Walk When the Moon is Full Wednesday, Sept. 2nd at 8:30 PM
By Sid Baglini
We will finally be able to walk a little earlier this month because darkness will be falling earlier and the moon is rising earlier. Since the spring, all of our walks have been at 9:00 or 9:30 but this one may be more conducive for children.
The September full moon is called the Corn Moon by Native Americans but is often, more familiarly, called by the Anglo-Saxon name, the Harvest Moon. The latter name does not apply this month, because the Harvest Moon is the one closest to the Autumn Equinox and this year, that falls on October 1st. So, we shall have to wait a month to sing a chorus of “Shine On Harvest Moon,” but that gives you more time to rehearse! And while you are practicing, be sure to work on “Blue Moon” because on October 31st, we will experience a Blue Moon (the 2nd full moon to occur in one month).

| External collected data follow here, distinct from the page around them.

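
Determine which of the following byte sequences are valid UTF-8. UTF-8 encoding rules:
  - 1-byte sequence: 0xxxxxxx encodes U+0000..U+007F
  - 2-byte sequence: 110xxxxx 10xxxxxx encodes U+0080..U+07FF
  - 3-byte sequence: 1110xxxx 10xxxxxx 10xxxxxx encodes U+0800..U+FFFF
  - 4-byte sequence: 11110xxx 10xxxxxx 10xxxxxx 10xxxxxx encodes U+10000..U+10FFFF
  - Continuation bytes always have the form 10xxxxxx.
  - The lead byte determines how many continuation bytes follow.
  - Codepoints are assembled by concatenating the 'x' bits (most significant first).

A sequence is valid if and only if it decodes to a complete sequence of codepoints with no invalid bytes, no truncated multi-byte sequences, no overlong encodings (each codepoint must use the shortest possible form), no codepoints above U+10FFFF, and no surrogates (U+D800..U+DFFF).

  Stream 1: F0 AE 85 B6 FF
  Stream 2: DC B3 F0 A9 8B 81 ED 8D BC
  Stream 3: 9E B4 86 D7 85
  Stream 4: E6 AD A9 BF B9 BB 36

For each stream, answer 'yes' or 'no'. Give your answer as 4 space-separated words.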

Corn Moon, of course, refers to the primary harvest the Native Americans gathered this time of year. The other “two sisters”, squash and beans, are also ready for harvest so a full moon allows the farmers to work into the night by the light of the moon. If you don’t know the meaning of “The Three Sisters” in Native American lore, be sure to ask me about it on our walk. Another crop harvested this time of year led to the Old English name: the Barley Moon.
We’ll also have a chance to revisit Jupiter and Saturn, which seem to be hanging steady in the southern sky every night at dusk. The nighttime chorus of crickets and katydids will have intensified since last month, and will provide the soundtrack for our walk.
I hope you can join us for another full moon adventure.